Umweltverbände in der Internationalen Kommission zum Schutz der Elbe
Die am 8. Oktober 1990 gegründete Internationale Kommission zum Schutz der Elbe (IKSE) erarbeitet Empfehlungen für die Vertragsparteien. Die IKSE entwickelte sich in den fünfzehn Jahren ihres Bestehens zum wichtigsten Gremium der deutsch-tschechischen Zusammenarbeit im Bereich des Gewässerschutzes im Einzugsgebiet der Elbe.

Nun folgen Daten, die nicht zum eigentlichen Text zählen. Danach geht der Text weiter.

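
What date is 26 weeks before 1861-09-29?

Counting back 26 weeks = 182 days from September 29, 1861.
Going back 29 days from September 29, 1861 reaches the end of the previous month; 182 − 29 = 153 left.
August 1861 has 31 days: 153 − 31 = 122 left.
July 1861 has 31 days: 122 − 31 = 91 left.
June 1861 has 30 days: 91 − 30 = 61 left.
May 1861 has 31 days: 61 − 31 = 30 left.
April 1861 has 30 days: 30 − 30 = 0 left.
March 1861 has 31 days; 31 − 0 = 31 → March 31, 1861.

March 31, 1861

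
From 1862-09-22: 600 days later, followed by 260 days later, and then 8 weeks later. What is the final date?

Counting forward 600 days from September 22, 1862:
September has 30 days, so 30 − 22 = 8 days remain after September 22, 1862; 600 − 8 = 592 left.
October 1862 has 31 days: 592 − 31 = 561 left.
November 1862 has 30 days: 561 − 30 = 531 left.
December 1862 has 31 days: 531 − 31 = 500 left.
January 1863 has 31 days: 500 − 31 = 469 left.
February 1863 has 28 days (1863 is not a leap year): 469 − 28 = 441 left.
March 1863 has 31 days: 441 − 31 = 410 left.
April 1863 has 30 days: 410 − 30 = 380 left.
May 1863 has 31 days: 380 − 31 = 349 left.
June 1863 has 30 days: 349 − 30 = 319 left.
July 1863 has 31 days: 319 − 31 = 288 left.
August 1863 has 31 days: 288 − 31 = 257 left.
September 1863 has 30 days: 257 − 30 = 227 left.
October 1863 has 31 days: 227 − 31 = 196 left.
November 1863 has 30 days: 196 − 30 = 166 left.
December 1863 has 31 days: 166 − 31 = 135 left.
January 1864 has 31 days: 135 − 31 = 104 left.
February 1864 has 29 days (1864 is a leap year): 104 − 29 = 75 left.
March 1864 has 31 days: 75 − 31 = 44 left.
April 1864 has 30 days: 44 − 30 = 14 left.
14 days into May 1864 → May 14, 1864.
Counting forward 260 days from May 14, 1864:
May has 31 days, so 31 − 14 = 17 days remain after May 14, 1864; 260 − 17 = 243 left.
June 1864 has 30 days: 243 − 30 = 213 left.
July 1864 has 31 days: 213 − 31 = 182 left.
August 1864 has 31 days: 182 − 31 = 151 left.
September 1864 has 30 days: 151 − 30 = 121 left.
October 1864 has 31 days: 121 − 31 = 90 left.
November 1864 has 30 days: 90 − 30 = 60 left.
December 1864 has 31 days: 60 − 31 = 29 left.
29 days into January 1865 → January 29, 1865.
Advancing 8 weeks (= 56 days) from January 29, 1865:
January has 31 days, so 31 − 29 = 2 days remain after January 29, 1865; 56 − 2 = 54 left.
February 1865 has 28 days (1865 is not a leap year): 54 − 28 = 26 left.
26 days into March 1865 → March 26, 1865.

March 26, 1865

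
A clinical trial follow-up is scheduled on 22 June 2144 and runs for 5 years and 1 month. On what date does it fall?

Counting forward 5 years and 1 month from June 22, 2144.
+5 years → 2149; month 6 + 1 = 7 → July 2149.
Day 22 is valid in July, giving July 22, 2149.

July 22, 2149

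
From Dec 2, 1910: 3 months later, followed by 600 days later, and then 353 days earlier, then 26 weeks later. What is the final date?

May 4, 1912

Advancing 3 months from December 2, 1910:
month 12 + 3 = 15, which is month 3 of year 1911 → March 1911.
Day 2 is valid in March, giving March 2, 1911.
Counting forward 600 days from March 2, 1911:
March has 31 days, so 31 − 2 = 29 days remain after March 2, 1911; 600 − 29 = 571 left.
April 1911 has 30 days: 571 − 30 = 541 left.
May 1911 has 31 days: 541 − 31 = 510 left.
June 1911 has 30 days: 510 − 30 = 480 left.
July 1911 has 31 days: 480 − 31 = 449 left.
August 1911 has 31 days: 449 − 31 = 418 left.
September 1911 has 30 days: 418 − 30 = 388 left.
October 1911 has 31 days: 388 − 31 = 357 left.
November 1911 has 30 days: 357 − 30 = 327 left.
December 1911 has 31 days: 327 − 31 = 296 left.
January 1912 has 31 days: 296 − 31 = 265 left.
February 1912 has 29 days (1912 is a leap year): 265 − 29 = 236 left.
March 1912 has 31 days: 236 − 31 = 205 left.
April 1912 has 30 days: 205 − 30 = 175 left.
May 1912 has 31 days: 175 − 31 = 144 left.
June 1912 has 30 days: 144 − 30 = 114 left.
July 1912 has 31 days: 114 − 31 = 83 left.
August 1912 has 31 days: 83 − 31 = 52 left.
September 1912 has 30 days: 52 − 30 = 22 left.
22 days into October 1912 → October 22, 1912.
Counting back 353 days from October 22, 1912:
Going back 22 days from October 22, 1912 reaches the end of the previous month; 353 − 22 = 331 left.
September 1912 has 30 days: 331 − 30 = 301 left.
August 1912 has 31 days: 301 − 31 = 270 left.
July 1912 has 31 days: 270 − 31 = 239 left.
June 1912 has 30 days: 239 − 30 = 209 left.
May 1912 has 31 days: 209 − 31 = 178 left.
April 1912 has 30 days: 178 − 30 = 148 left.
March 1912 has 31 days: 148 − 31 = 117 left.
February 1912 has 29 days (1912 is a leap year): 117 − 29 = 88 left.
January 1912 has 31 days: 88 − 31 = 57 left.
December 1911 has 31 days: 57 − 31 = 26 left.
November 1911 has 30 days; 30 − 26 = 4 → November 4, 1911.
Counting forward 26 weeks (= 182 days) from November 4, 1911:
November has 30 days, so 30 − 4 = 26 days remain after November 4, 1911; 182 − 26 = 156 left.
December 1911 has 31 days: 156 − 31 = 125 left.
January 1912 has 31 days: 125 − 31 = 94 left.
February 1912 has 29 days (1912 is a leap year): 94 − 29 = 65 left.
March 1912 has 31 days: 65 − 31 = 34 left.
April 1912 has 30 days: 34 − 30 = 4 left.
4 days into May 1912 → May 4, 1912.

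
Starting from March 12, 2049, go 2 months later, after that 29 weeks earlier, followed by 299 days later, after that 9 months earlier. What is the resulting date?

Counting forward 2 months from March 12, 2049:
month 3 + 2 = 5 → May 2049.
Day 12 is valid in May, giving May 12, 2049.
Going back 29 weeks (= 203 days) from May 12, 2049:
Going back 12 days from May 12, 2049 reaches the end of the previous month; 203 − 12 = 191 left.
April 2049 has 30 days: 191 − 30 = 161 left.
March 2049 has 31 days: 161 − 31 = 130 left.
February 2049 has 28 days (2049 is not a leap year): 130 − 28 = 102 left.
January 2049 has 31 days: 102 − 31 = 71 left.
December 2048 has 31 days: 71 − 31 = 40 left.
November 2048 has 30 days: 40 − 30 = 10 left.
October 2048 has 31 days; 31 − 10 = 21 → October 21, 2048.
Advancing 299 days from October 21, 2048:
October has 31 days, so 31 − 21 = 10 days remain after October 21, 2048; 299 − 10 = 289 left.
November 2048 has 30 days: 289 − 30 = 259 left.
December 2048 has 31 days: 259 − 31 = 228 left.
January 2049 has 31 days: 228 − 31 = 197 left.
February 2049 has 28 days (2049 is not a leap year): 197 − 28 = 169 left.
March 2049 has 31 days: 169 − 31 = 138 left.
April 2049 has 30 days: 138 − 30 = 108 left.
May 2049 has 31 days: 108 − 31 = 77 left.
June 2049 has 30 days: 77 − 30 = 47 left.
July 2049 has 31 days: 47 − 31 = 16 left.
16 days into August 2049 → August 16, 2049.
Counting back 9 months from August 16, 2049:
month 8 − 9 = -1, which is month 11 of year 2048 → November 2048.
Day 16 is valid in November, giving November 16, 2048.

November 16, 2048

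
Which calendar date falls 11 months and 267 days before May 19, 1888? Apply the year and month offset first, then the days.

September 25, 1886

Counting back 11 months and 267 days from May 19, 1888: first the month/year part, then the days.
month 5 − 11 = -6, which is month 6 of year 1887 → June 1887.
Day 19 is valid in June, giving June 19, 1887.
Now subtract 267 days from June 19, 1887.
Going back 19 days from June 19, 1887 reaches the end of the previous month; 267 − 19 = 248 left.
May 1887 has 31 days: 248 − 31 = 217 left.
April 1887 has 30 days: 217 − 30 = 187 left.
March 1887 has 31 days: 187 − 31 = 156 left.
February 1887 has 28 days (1887 is not a leap year): 156 − 28 = 128 left.
January 1887 has 31 days: 128 − 31 = 97 left.
December 1886 has 31 days: 97 − 31 = 66 left.
November 1886 has 30 days: 66 − 30 = 36 left.
October 1886 has 31 days: 36 − 31 = 5 left.
September 1886 has 30 days; 30 − 5 = 25 → September 25, 1886.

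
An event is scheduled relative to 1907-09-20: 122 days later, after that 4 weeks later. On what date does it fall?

Adding 122 days from September 20, 1907:
September has 30 days, so 30 − 20 = 10 days remain after September 20, 1907; 122 − 10 = 112 left.
October 1907 has 31 days: 112 − 31 = 81 left.
November 1907 has 30 days: 81 − 30 = 51 left.
December 1907 has 31 days: 51 − 31 = 20 left.
20 days into January 1908 → January 20, 1908.
Adding 4 weeks (= 28 days) from January 20, 1908:
January has 31 days, so 31 − 20 = 11 days remain after January 20, 1908; 28 − 11 = 17 left.
17 days into February 1908 → February 17, 1908.

February 17, 1908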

Die Delegationen in der IKSE und ihre Arbeitsgruppen setzen sich aus Delegierten von Behörden sowie wissenschaftlichen Institutionen Deutschlands, der Tschechischen Republik und der EU (Vertragsparteien der IKSE) zusammen. Außerdem nehmen Vertreter aus Polen und Österreich sowie aus Nichtregierungsorganisationen (NGOs) an der Arbeit teil.
Der Vorsitz in der Kommission wechselt unter den Vertragsparteien alle drei Jahre. Am 1. Januar 2005 hat die Tschechische Republik die Präsidentschaft übernommen. Präsident der IKSE ist der Vizeumweltminister der Tschechischen Republik Herr RNDr. F. Pojer.
Das Sekretariat der IKSE mit Sitz in Magdeburg unterstützt die Arbeit der Kommission und ihrer Arbeitsgruppen fachlich, sprachlich und organisatorisch-technisch.
Die Ergebnisse der Tätigkeit der IKSE sind in 56 Publikationen dokumentiert. Informationen zur IKSE sind unter www.ikse-mkol.de zu finden oder können direkt vom Sekretariat der IKSE (link zu Kontaktseiten) angefordert werden.
Am 3. und 4. März 2005 fand in Dresden ein IKSE-Seminar statt bei dem der Bericht zur Elbe der Öffentlichkeit vorgestellt wurde. Dazu gab es eine Erklärung der Elbe-Umweltminister. Es war die erste Tagung der IKSE, die sich an die interessierte Öffentlichkeit wandte. In Zukunft sollen jährliche Tagungen und Elbe-Foren eingeführt werden, um Verbände und Öffentlichkeit zu informieren.